Certainly, many post-Sunflower movement activists went into the DPP, and some became electoral candidates of the DPP. But the key leaders of the Sunflower Movement, organizers in demonstration of land evictions in Dapu, Miaoli, and those who called for justice in regards to the death of Hung Chung-Chiu were largely the original founders of the Third Force parties.  If some have suggested that the Third Force would eventually turn on the DPP, it may be that the DPP first turned on the small force.  So much for accommodating the young and providing a space for their voices to be heard in society, then, if not through the party machine of the DPP.  No surprise, then, that the DPP has been unhappy about recent labor protests lately so close to elections when they do not occur under its control and do not conform to its narrative of being on the side of civic demonstrators in Taiwan.

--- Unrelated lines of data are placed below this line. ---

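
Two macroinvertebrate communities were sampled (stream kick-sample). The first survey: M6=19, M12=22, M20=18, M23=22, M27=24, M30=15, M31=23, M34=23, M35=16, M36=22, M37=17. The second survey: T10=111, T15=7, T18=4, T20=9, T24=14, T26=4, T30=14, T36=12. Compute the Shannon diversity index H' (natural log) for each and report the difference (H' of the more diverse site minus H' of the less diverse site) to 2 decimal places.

The first survey: N=221, proportions 0.08597, 0.09955, 0.08145, 0.09955, 0.1086, 0.06787, 0.10407, 0.10407, 0.0724, 0.09955, 0.07692, giving H' = 2.38625 (working shown to 5 dp, full precision carried).
The second survey: N=175, proportions 0.63429, 0.04, 0.02286, 0.05143, 0.08, 0.02286, 0.08, 0.06857, giving H' = 1.33075.
Difference = |2.38625 − 1.33075| = 1.05550, i.e. 1.06 to 2 decimal places.

1.06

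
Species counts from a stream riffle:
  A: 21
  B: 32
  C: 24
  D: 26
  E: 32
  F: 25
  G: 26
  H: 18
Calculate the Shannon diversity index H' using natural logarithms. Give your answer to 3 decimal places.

Total N = 21+32+24+26+32+25+26+18 = 204, so the proportions are 0.10294, 0.15686, 0.11765, 0.12745, 0.15686, 0.12255, 0.12745, 0.08824 (working shown to 5 dp, full precision carried).
Each pᵢ ln pᵢ term: 0.10294×(-2.27360)=-0.23405, 0.15686×(-1.85238)=-0.29057, 0.11765×(-2.14007)=-0.25177, 0.12745×(-2.06002)=-0.26255, 0.15686×(-1.85238)=-0.29057, 0.12255×(-2.09924)=-0.25726, 0.12745×(-2.06002)=-0.26255, 0.08824×(-2.42775)=-0.21421.
Sum = -2.06354, so H' = 2.064.

2.064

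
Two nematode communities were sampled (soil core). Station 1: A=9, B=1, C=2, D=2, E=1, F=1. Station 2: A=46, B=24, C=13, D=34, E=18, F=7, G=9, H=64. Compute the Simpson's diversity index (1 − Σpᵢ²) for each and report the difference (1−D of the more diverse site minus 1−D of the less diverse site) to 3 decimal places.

Station 1: N=16, proportions 0.5625, 0.0625, 0.125, 0.125, 0.0625, 0.0625, giving 1−D = 0.640625 (working shown to 6 dp, full precision carried).
Station 2: N=215, proportions 0.213953, 0.111628, 0.060465, 0.15814, 0.083721, 0.032558, 0.04186, 0.297674, giving 1−D = 0.814667.
Difference = |0.640625 − 0.814667| = 0.174042, i.e. 0.174 to 3 decimal places.

0.174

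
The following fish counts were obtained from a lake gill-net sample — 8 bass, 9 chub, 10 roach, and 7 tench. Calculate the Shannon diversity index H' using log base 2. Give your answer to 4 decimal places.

1.9875

Total N = 8+9+10+7 = 34, so the proportions are 0.235294, 0.264706, 0.294118, 0.205882 (working shown to 6 dp, full precision carried).
Each pᵢ log₂ pᵢ term: 0.235294×(-2.087463)=-0.491168, 0.264706×(-1.917538)=-0.507584, 0.294118×(-1.765535)=-0.519275, 0.205882×(-2.280108)=-0.469434.
Sum = -1.987460, so H' = 1.9875.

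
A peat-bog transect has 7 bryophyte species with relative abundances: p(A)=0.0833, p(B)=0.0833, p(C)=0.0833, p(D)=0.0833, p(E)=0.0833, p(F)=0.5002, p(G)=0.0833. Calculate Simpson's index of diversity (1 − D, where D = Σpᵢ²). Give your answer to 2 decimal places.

0.71

D = 0.0833² + 0.0833² + 0.0833² + 0.0833² + 0.0833² + 0.5002² + 0.0833² = 0.0069 + 0.0069 + 0.0069 + 0.0069 + 0.0069 + 0.2502 + 0.0069 = 0.2918 (working shown to 4 dp, full precision carried).
So 1 − D = 0.7082, i.e. 0.71 to 2 decimal places.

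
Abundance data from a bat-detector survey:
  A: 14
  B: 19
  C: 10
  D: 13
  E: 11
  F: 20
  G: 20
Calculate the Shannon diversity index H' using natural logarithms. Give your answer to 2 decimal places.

1.91

Total N = 14+19+10+13+11+20+20 = 107, so the proportions are 0.1308, 0.1776, 0.0935, 0.1215, 0.1028, 0.1869, 0.1869 (working shown to 4 dp, full precision carried).
Each pᵢ ln pᵢ term: 0.1308×(-2.0338)=-0.2661, 0.1776×(-1.7284)=-0.3069, 0.0935×(-2.3702)=-0.2215, 0.1215×(-2.1079)=-0.2561, 0.1028×(-2.2749)=-0.2339, 0.1869×(-1.6771)=-0.3135, 0.1869×(-1.6771)=-0.3135.
Sum = -1.9115, so H' = 1.91.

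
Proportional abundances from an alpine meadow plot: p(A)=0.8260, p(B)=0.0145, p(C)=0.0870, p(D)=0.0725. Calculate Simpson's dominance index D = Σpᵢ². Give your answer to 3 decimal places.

0.695

D = 0.826² + 0.0145² + 0.087² + 0.0725² = 0.68228 + 0.00021 + 0.00757 + 0.00526 = 0.69531 (working shown to 5 dp, full precision carried).
To 3 decimal places, D = 0.695.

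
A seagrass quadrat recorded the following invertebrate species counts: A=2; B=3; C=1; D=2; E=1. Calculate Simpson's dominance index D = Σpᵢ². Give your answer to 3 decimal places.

Total N = 2+3+1+2+1 = 9, so the proportions are 0.22222, 0.33333, 0.11111, 0.22222, 0.11111 (working shown to 5 dp, full precision carried).
D = 0.22222² + 0.33333² + 0.11111² + 0.22222² + 0.11111² = 0.04938 + 0.11111 + 0.01235 + 0.04938 + 0.01235 = 0.23457.
To 3 decimal places, D = 0.235.

0.235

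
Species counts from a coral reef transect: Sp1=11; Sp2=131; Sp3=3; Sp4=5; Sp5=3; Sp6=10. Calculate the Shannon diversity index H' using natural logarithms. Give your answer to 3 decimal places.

0.783

Total N = 11+131+3+5+3+10 = 163, so the proportions are 0.06748, 0.80368, 0.0184, 0.03067, 0.0184, 0.06135 (working shown to 5 dp, full precision carried).
Each pᵢ ln pᵢ term: 0.06748×(-2.69585)=-0.18193, 0.80368×(-0.21855)=-0.17565, 0.0184×(-3.99514)=-0.07353, 0.03067×(-3.48431)=-0.10688, 0.0184×(-3.99514)=-0.07353, 0.06135×(-2.79117)=-0.17124.
Sum = -0.78275, so H' = 0.783.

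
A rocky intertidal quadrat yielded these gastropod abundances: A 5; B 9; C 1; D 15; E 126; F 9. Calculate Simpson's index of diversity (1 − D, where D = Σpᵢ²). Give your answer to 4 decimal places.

Total N = 5+9+1+15+126+9 = 165, so the proportions are 0.030303, 0.054545, 0.006061, 0.090909, 0.763636, 0.054545 (working shown to 6 dp, full precision carried).
D = 0.030303² + 0.054545² + 0.006061² + 0.090909² + 0.763636² + 0.054545² = 0.000918 + 0.002975 + 0.000037 + 0.008264 + 0.583140 + 0.002975 = 0.598310.
So 1 − D = 0.401690, i.e. 0.4017 to 4 decimal places.

0.4017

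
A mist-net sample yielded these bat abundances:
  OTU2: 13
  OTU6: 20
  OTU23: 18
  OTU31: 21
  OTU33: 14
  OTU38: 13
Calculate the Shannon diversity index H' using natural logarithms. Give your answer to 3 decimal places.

1.772

Total N = 13+20+18+21+14+13 = 99, so the proportions are 0.13131, 0.20202, 0.18182, 0.21212, 0.14141, 0.13131 (working shown to 5 dp, full precision carried).
Each pᵢ ln pᵢ term: 0.13131×(-2.03017)=-0.26659, 0.20202×(-1.59939)=-0.32311, 0.18182×(-1.70475)=-0.30995, 0.21212×(-1.55060)=-0.32891, 0.14141×(-1.95606)=-0.27661, 0.13131×(-2.03017)=-0.26659.
Sum = -1.77177, so H' = 1.772.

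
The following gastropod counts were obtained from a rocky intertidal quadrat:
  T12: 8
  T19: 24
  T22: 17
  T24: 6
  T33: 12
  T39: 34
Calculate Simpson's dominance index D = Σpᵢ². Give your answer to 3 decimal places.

0.222

Total N = 8+24+17+6+12+34 = 101, so the proportions are 0.07921, 0.23762, 0.16832, 0.05941, 0.11881, 0.33663 (working shown to 5 dp, full precision carried).
D = 0.07921² + 0.23762² + 0.16832² + 0.05941² + 0.11881² + 0.33663² = 0.00627 + 0.05647 + 0.02833 + 0.00353 + 0.01412 + 0.11332 = 0.22204.
To 3 decimal places, D = 0.222.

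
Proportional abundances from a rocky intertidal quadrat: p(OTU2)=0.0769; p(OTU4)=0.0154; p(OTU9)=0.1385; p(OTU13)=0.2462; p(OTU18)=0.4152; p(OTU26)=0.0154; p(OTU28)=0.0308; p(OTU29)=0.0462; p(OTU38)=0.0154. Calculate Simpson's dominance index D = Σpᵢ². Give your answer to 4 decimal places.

0.2619

D = 0.0769² + 0.0154² + 0.1385² + 0.2462² + 0.4152² + 0.0154² + 0.0308² + 0.0462² + 0.0154² = 0.005914 + 0.000237 + 0.019182 + 0.060614 + 0.172391 + 0.000237 + 0.000949 + 0.002134 + 0.000237 = 0.261896 (working shown to 6 dp, full precision carried).
To 4 decimal places, D = 0.2619.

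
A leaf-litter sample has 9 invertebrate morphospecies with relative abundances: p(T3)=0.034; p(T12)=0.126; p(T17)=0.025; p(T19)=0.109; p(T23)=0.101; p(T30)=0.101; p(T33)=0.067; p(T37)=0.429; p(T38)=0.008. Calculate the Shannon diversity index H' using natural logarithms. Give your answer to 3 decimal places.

Each pᵢ ln pᵢ term (working shown to 5 dp, full precision carried): 0.034×(-3.38139)=-0.11497, 0.126×(-2.07147)=-0.26101, 0.025×(-3.68888)=-0.09222, 0.109×(-2.21641)=-0.24159, 0.101×(-2.29263)=-0.23156, 0.101×(-2.29263)=-0.23156, 0.067×(-2.70306)=-0.18111, 0.429×(-0.84630)=-0.36306, 0.008×(-4.82831)=-0.03863.
Sum = -1.75569, so H' = 1.756.

1.756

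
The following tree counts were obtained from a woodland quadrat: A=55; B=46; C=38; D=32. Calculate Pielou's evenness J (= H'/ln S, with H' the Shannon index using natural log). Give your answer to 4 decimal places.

Total N = 55+46+38+32 = 171, so the proportions are 0.321637, 0.269006, 0.222222, 0.187135 (working shown to 6 dp, full precision carried).
H' = −Σ pᵢ ln pᵢ = −((-0.364843) + (-0.353211) + (-0.334239) + (-0.313624)) = 1.365917.
With S = 4 species, ln S = 1.386294, so J = 1.365917/1.386294 = 0.985301, i.e. 0.9853 to 4 decimal places.

0.9853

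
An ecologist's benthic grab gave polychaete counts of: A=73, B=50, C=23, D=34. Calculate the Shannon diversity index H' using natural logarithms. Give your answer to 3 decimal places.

Total N = 73+50+23+34 = 180, so the proportions are 0.40556, 0.27778, 0.12778, 0.18889 (working shown to 5 dp, full precision carried).
Each pᵢ ln pᵢ term: 0.40556×(-0.90250)=-0.36601, 0.27778×(-1.28093)=-0.35581, 0.12778×(-2.05746)=-0.26290, 0.18889×(-1.66660)=-0.31480.
Sum = -1.29953, so H' = 1.300.

1.300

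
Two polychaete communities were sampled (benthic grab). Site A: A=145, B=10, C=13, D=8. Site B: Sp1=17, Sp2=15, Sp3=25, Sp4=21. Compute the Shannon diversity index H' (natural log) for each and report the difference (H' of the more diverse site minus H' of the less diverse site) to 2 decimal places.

Site A: N=176, proportions 0.823864, 0.056818, 0.073864, 0.045455, giving H' = 0.655529 (working shown to 6 dp, full precision carried).
Site B: N=78, proportions 0.217949, 0.192308, 0.320513, 0.269231, giving H' = 1.367065.
Difference = |0.655529 − 1.367065| = 0.711536, i.e. 0.71 to 2 decimal places.

0.71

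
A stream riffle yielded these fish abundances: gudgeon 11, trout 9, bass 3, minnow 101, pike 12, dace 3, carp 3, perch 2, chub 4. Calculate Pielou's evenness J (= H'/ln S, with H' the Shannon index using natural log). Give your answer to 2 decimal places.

0.56

Total N = 11+9+3+101+12+3+3+2+4 = 148, so the proportions are 0.0743, 0.0608, 0.0203, 0.6824, 0.0811, 0.0203, 0.0203, 0.0135, 0.027 (working shown to 4 dp, full precision carried).
H' = −Σ pᵢ ln pᵢ = −((-0.1932) + (-0.1703) + (-0.0790) + (-0.2608) + (-0.2037) + (-0.0790) + (-0.0790) + (-0.0582) + (-0.0976)) = 1.2207.
With S = 9 species, ln S = 2.1972, so J = 1.2207/2.1972 = 0.5556, i.e. 0.56 to 2 decimal places.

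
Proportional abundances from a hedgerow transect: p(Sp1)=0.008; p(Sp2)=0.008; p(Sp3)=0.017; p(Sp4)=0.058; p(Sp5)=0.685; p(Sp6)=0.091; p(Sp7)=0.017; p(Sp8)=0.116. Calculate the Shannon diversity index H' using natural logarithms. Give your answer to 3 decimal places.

Each pᵢ ln pᵢ term (working shown to 5 dp, full precision carried): 0.008×(-4.82831)=-0.03863, 0.008×(-4.82831)=-0.03863, 0.017×(-4.07454)=-0.06927, 0.058×(-2.84731)=-0.16514, 0.685×(-0.37834)=-0.25916, 0.091×(-2.39690)=-0.21812, 0.017×(-4.07454)=-0.06927, 0.116×(-2.15417)=-0.24988.
Sum = -1.10809, so H' = 1.108.

1.108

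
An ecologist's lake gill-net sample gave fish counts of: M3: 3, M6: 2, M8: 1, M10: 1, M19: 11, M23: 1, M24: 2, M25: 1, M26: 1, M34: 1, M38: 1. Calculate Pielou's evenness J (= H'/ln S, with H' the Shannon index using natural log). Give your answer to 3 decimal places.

0.801

Total N = 3+2+1+1+11+1+2+1+1+1+1 = 25, so the proportions are 0.12, 0.08, 0.04, 0.04, 0.44, 0.04, 0.08, 0.04, 0.04, 0.04, 0.04 (working shown to 5 dp, full precision carried).
H' = −Σ pᵢ ln pᵢ = −((-0.25443) + (-0.20206) + (-0.12876) + (-0.12876) + (-0.36123) + (-0.12876) + (-0.20206) + (-0.12876) + (-0.12876) + (-0.12876) + (-0.12876)) = 1.92106.
With S = 11 species, ln S = 2.39790, so J = 1.92106/2.39790 = 0.80115, i.e. 0.801 to 3 decimal places.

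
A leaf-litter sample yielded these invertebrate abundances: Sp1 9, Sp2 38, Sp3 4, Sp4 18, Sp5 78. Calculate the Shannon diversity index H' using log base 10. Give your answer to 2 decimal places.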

Perhaps it is time to go back to being equally critical of the DPP and KMT for Taiwanese activists, then.  This may be what a Tsai victory means, that it is time to go back to being critical of both major political parties in Taiwan.  Whether it is a KMT or DPP government in office, our role is to be the ones who always voice the demand that the government to answer to the people who voted them into power.  This will not change now that Tsai Ing-Wen is president of Taiwan.

[1] Andrew James Nathan and James Scobell, China’s Search for Security, New York: Columbia University Press, 2012, p. 232.